Click to enlarge the cartoon. Drawing by Niyaz Karim
The world today is constantly changing. The global economy is still in a state of flux, with some developed economies enjoying a surge in business activity and employment, and others – for example, on the European continent – just trying to fend off the lingering consequences of the financial crisis. A shift of growth potential to the east and the emerging markets is becoming an increasingly important factor for securing growth on a global scale through international co-operation and trade.
In these circumstances all nations are searching for reliable sources of sustainable and healthy growth to support the livelihoods of their citizens and the success of their companies. Many countries share specific strategies and interests, which can be used for competition and collaboration between governments and corporations.
Take Russia and the UK, for example. Export of its natural resources, notably hydrocarbons, has been an important part of Russian growth policy for generations. It has driven foreign investment, infrastructure development, legal reforms, employment and many other domestic developments.
In the UK, the equivalent “natural resources” are financial services, a key element of the British growth agenda that has boosted many areas of economic activity in the UK.
Russia and the UK have been criticised for their over-reliance on hydrocarbons and financial services respectively. No country can afford to continue relying on age-old traditions and priorities to support national growth and achieve prosperity. Both countries are actively developing high technology, innovations and venture financing. Both governments agree this is a potential Klondike for entrepreneurs, investors, companies and governments alike, a source of employment, investment and development of the SME sector. I do not mean all such projects have to lead to household names as dominant as Facebook or Twitter – this is not the main point.
The British Government is creating favourable conditions for such companies and institutions. Apart from the well-advertised Shoreditch project, I am aware of certain investment support instruments and channels offered to hi-tech firms and new venture capital funds spring into life every month.

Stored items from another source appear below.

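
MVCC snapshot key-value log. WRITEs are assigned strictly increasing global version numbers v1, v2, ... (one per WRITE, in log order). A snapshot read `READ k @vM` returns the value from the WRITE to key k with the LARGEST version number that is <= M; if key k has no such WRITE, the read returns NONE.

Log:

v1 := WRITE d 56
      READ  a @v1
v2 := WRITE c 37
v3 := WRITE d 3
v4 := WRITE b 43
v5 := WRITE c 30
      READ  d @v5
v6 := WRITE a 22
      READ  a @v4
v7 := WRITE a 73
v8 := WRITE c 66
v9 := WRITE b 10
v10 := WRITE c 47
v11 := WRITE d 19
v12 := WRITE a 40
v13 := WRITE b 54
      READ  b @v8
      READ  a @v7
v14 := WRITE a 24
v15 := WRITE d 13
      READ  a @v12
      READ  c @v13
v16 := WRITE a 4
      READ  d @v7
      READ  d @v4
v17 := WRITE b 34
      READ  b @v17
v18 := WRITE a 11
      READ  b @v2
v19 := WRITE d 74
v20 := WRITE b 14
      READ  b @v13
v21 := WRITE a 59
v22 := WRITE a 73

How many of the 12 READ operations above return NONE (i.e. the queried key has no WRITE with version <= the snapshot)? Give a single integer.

Answer: 3

Derivation:
v1: WRITE d=56  (d history now [(1, 56)])
READ a @v1: history=[] -> no version <= 1 -> NONE
v2: WRITE c=37  (c history now [(2, 37)])
v3: WRITE d=3  (d history now [(1, 56), (3, 3)])
v4: WRITE b=43  (b history now [(4, 43)])
v5: WRITE c=30  (c history now [(2, 37), (5, 30)])
READ d @v5: history=[(1, 56), (3, 3)] -> pick v3 -> 3
v6: WRITE a=22  (a history now [(6, 22)])
READ a @v4: history=[(6, 22)] -> no version <= 4 -> NONE
v7: WRITE a=73  (a history now [(6, 22), (7, 73)])
v8: WRITE c=66  (c history now [(2, 37), (5, 30), (8, 66)])
v9: WRITE b=10  (b history now [(4, 43), (9, 10)])
v10: WRITE c=47  (c history now [(2, 37), (5, 30), (8, 66), (10, 47)])
v11: WRITE d=19  (d history now [(1, 56), (3, 3), (11, 19)])
v12: WRITE a=40  (a history now [(6, 22), (7, 73), (12, 40)])
v13: WRITE b=54  (b history now [(4, 43), (9, 10), (13, 54)])
READ b @v8: history=[(4, 43), (9, 10), (13, 54)] -> pick v4 -> 43
READ a @v7: history=[(6, 22), (7, 73), (12, 40)] -> pick v7 -> 73
v14: WRITE a=24  (a history now [(6, 22), (7, 73), (12, 40), (14, 24)])
v15: WRITE d=13  (d history now [(1, 56), (3, 3), (11, 19), (15, 13)])
READ a @v12: history=[(6, 22), (7, 73), (12, 40), (14, 24)] -> pick v12 -> 40
READ c @v13: history=[(2, 37), (5, 30), (8, 66), (10, 47)] -> pick v10 -> 47
v16: WRITE a=4  (a history now [(6, 22), (7, 73), (12, 40), (14, 24), (16, 4)])
READ d @v7: history=[(1, 56), (3, 3), (11, 19), (15, 13)] -> pick v3 -> 3
READ d @v4: history=[(1, 56), (3, 3), (11, 19), (15, 13)] -> pick v3 -> 3
v17: WRITE b=34  (b history now [(4, 43), (9, 10), (13, 54), (17, 34)])
READ b @v17: history=[(4, 43), (9, 10), (13, 54), (17, 34)] -> pick v17 -> 34
v18: WRITE a=11  (a history now [(6, 22), (7, 73), (12, 40), (14, 24), (16, 4), (18, 11)])
READ b @v2: history=[(4, 43), (9, 10), (13, 54), (17, 34)] -> no version <= 2 -> NONE
v19: WRITE d=74  (d history now [(1, 56), (3, 3), (11, 19), (15, 13), (19, 74)])
v20: WRITE b=14  (b history now [(4, 43), (9, 10), (13, 54), (17, 34), (20, 14)])
READ b @v13: history=[(4, 43), (9, 10), (13, 54), (17, 34), (20, 14)] -> pick v13 -> 54
v21: WRITE a=59  (a history now [(6, 22), (7, 73), (12, 40), (14, 24), (16, 4), (18, 11), (21, 59)])
v22: WRITE a=73  (a history now [(6, 22), (7, 73), (12, 40), (14, 24), (16, 4), (18, 11), (21, 59), (22, 73)])
Read results in order: ['NONE', '3', 'NONE', '43', '73', '40', '47', '3', '3', '34', 'NONE', '54']
NONE count = 3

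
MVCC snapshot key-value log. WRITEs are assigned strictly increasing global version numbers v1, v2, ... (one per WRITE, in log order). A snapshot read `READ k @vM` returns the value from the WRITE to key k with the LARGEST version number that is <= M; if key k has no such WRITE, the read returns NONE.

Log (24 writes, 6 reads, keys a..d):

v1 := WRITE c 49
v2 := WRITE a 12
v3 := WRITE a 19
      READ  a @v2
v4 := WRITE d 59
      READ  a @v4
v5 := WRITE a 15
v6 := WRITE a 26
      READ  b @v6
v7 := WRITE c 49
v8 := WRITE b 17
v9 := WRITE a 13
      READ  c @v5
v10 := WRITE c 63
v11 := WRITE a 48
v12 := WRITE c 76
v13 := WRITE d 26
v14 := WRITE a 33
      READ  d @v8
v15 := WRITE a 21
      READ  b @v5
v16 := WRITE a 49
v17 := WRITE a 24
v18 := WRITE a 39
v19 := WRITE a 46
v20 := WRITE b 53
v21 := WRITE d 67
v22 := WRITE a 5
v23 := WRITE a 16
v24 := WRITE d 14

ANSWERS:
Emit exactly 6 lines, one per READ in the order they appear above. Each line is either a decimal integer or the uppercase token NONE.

Answer: 12
19
NONE
49
59
NONE

Derivation:
v1: WRITE c=49  (c history now [(1, 49)])
v2: WRITE a=12  (a history now [(2, 12)])
v3: WRITE a=19  (a history now [(2, 12), (3, 19)])
READ a @v2: history=[(2, 12), (3, 19)] -> pick v2 -> 12
v4: WRITE d=59  (d history now [(4, 59)])
READ a @v4: history=[(2, 12), (3, 19)] -> pick v3 -> 19
v5: WRITE a=15  (a history now [(2, 12), (3, 19), (5, 15)])
v6: WRITE a=26  (a history now [(2, 12), (3, 19), (5, 15), (6, 26)])
READ b @v6: history=[] -> no version <= 6 -> NONE
v7: WRITE c=49  (c history now [(1, 49), (7, 49)])
v8: WRITE b=17  (b history now [(8, 17)])
v9: WRITE a=13  (a history now [(2, 12), (3, 19), (5, 15), (6, 26), (9, 13)])
READ c @v5: history=[(1, 49), (7, 49)] -> pick v1 -> 49
v10: WRITE c=63  (c history now [(1, 49), (7, 49), (10, 63)])
v11: WRITE a=48  (a history now [(2, 12), (3, 19), (5, 15), (6, 26), (9, 13), (11, 48)])
v12: WRITE c=76  (c history now [(1, 49), (7, 49), (10, 63), (12, 76)])
v13: WRITE d=26  (d history now [(4, 59), (13, 26)])
v14: WRITE a=33  (a history now [(2, 12), (3, 19), (5, 15), (6, 26), (9, 13), (11, 48), (14, 33)])
READ d @v8: history=[(4, 59), (13, 26)] -> pick v4 -> 59
v15: WRITE a=21  (a history now [(2, 12), (3, 19), (5, 15), (6, 26), (9, 13), (11, 48), (14, 33), (15, 21)])
READ b @v5: history=[(8, 17)] -> no version <= 5 -> NONE
v16: WRITE a=49  (a history now [(2, 12), (3, 19), (5, 15), (6, 26), (9, 13), (11, 48), (14, 33), (15, 21), (16, 49)])
v17: WRITE a=24  (a history now [(2, 12), (3, 19), (5, 15), (6, 26), (9, 13), (11, 48), (14, 33), (15, 21), (16, 49), (17, 24)])
v18: WRITE a=39  (a history now [(2, 12), (3, 19), (5, 15), (6, 26), (9, 13), (11, 48), (14, 33), (15, 21), (16, 49), (17, 24), (18, 39)])
v19: WRITE a=46  (a history now [(2, 12), (3, 19), (5, 15), (6, 26), (9, 13), (11, 48), (14, 33), (15, 21), (16, 49), (17, 24), (18, 39), (19, 46)])
v20: WRITE b=53  (b history now [(8, 17), (20, 53)])
v21: WRITE d=67  (d history now [(4, 59), (13, 26), (21, 67)])
v22: WRITE a=5  (a history now [(2, 12), (3, 19), (5, 15), (6, 26), (9, 13), (11, 48), (14, 33), (15, 21), (16, 49), (17, 24), (18, 39), (19, 46), (22, 5)])
v23: WRITE a=16  (a history now [(2, 12), (3, 19), (5, 15), (6, 26), (9, 13), (11, 48), (14, 33), (15, 21), (16, 49), (17, 24), (18, 39), (19, 46), (22, 5), (23, 16)])
v24: WRITE d=14  (d history now [(4, 59), (13, 26), (21, 67), (24, 14)])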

Russia has also made innovative development a key priority. Government policies are being implemented though big, well-financed institutions, including Rusnano, RVC (Russian Venture Company), the Skolkovo Foundation, as well as Vnesheconombank development bank. They are backed by Russian universities and corporations.
If it is to succeed, this work cannot be constrained by national boundaries. Helping SMEs and venture capitalists talk to their colleagues in other countries is just as important for their success as providing financing guarantees or new infrastructure. British companies are very active globally and so are Russian institutions. Skolkovo, Rusnano, RVC, private firms and individual entrepreneurs are building relationships and constantly looking for partners, including in the UK, with some interesting projects in the pipeline.
The trend is backed by the two governments – prospects of co-operation in innovation were first discussed by the Russian president and the British Prime Minister in 2011. Efforts in this area will be touched on at the forthcoming session of the bilateral Intergovernmental Steering Committee to be held in Moscow in mid-November with the Russian first deputy prime minister, Igor Shuvalov, and UK Business Secretary Vince Cable presiding. There is a plan to create a dedicated networking platform for Russian and British innovators and venture investors to share thoughts and discuss working together.
The world is constantly changing. The ability to innovate and support new technologies not only provides us with a potential source of growth, but also gives us a wonderful opportunity to co-operate more closely. The dividends of such work can easily be shared.
Alexander Yakovenko is Russian Ambassador to the United Kingdom. He was previously Deputy Minister of Foreign Affairs.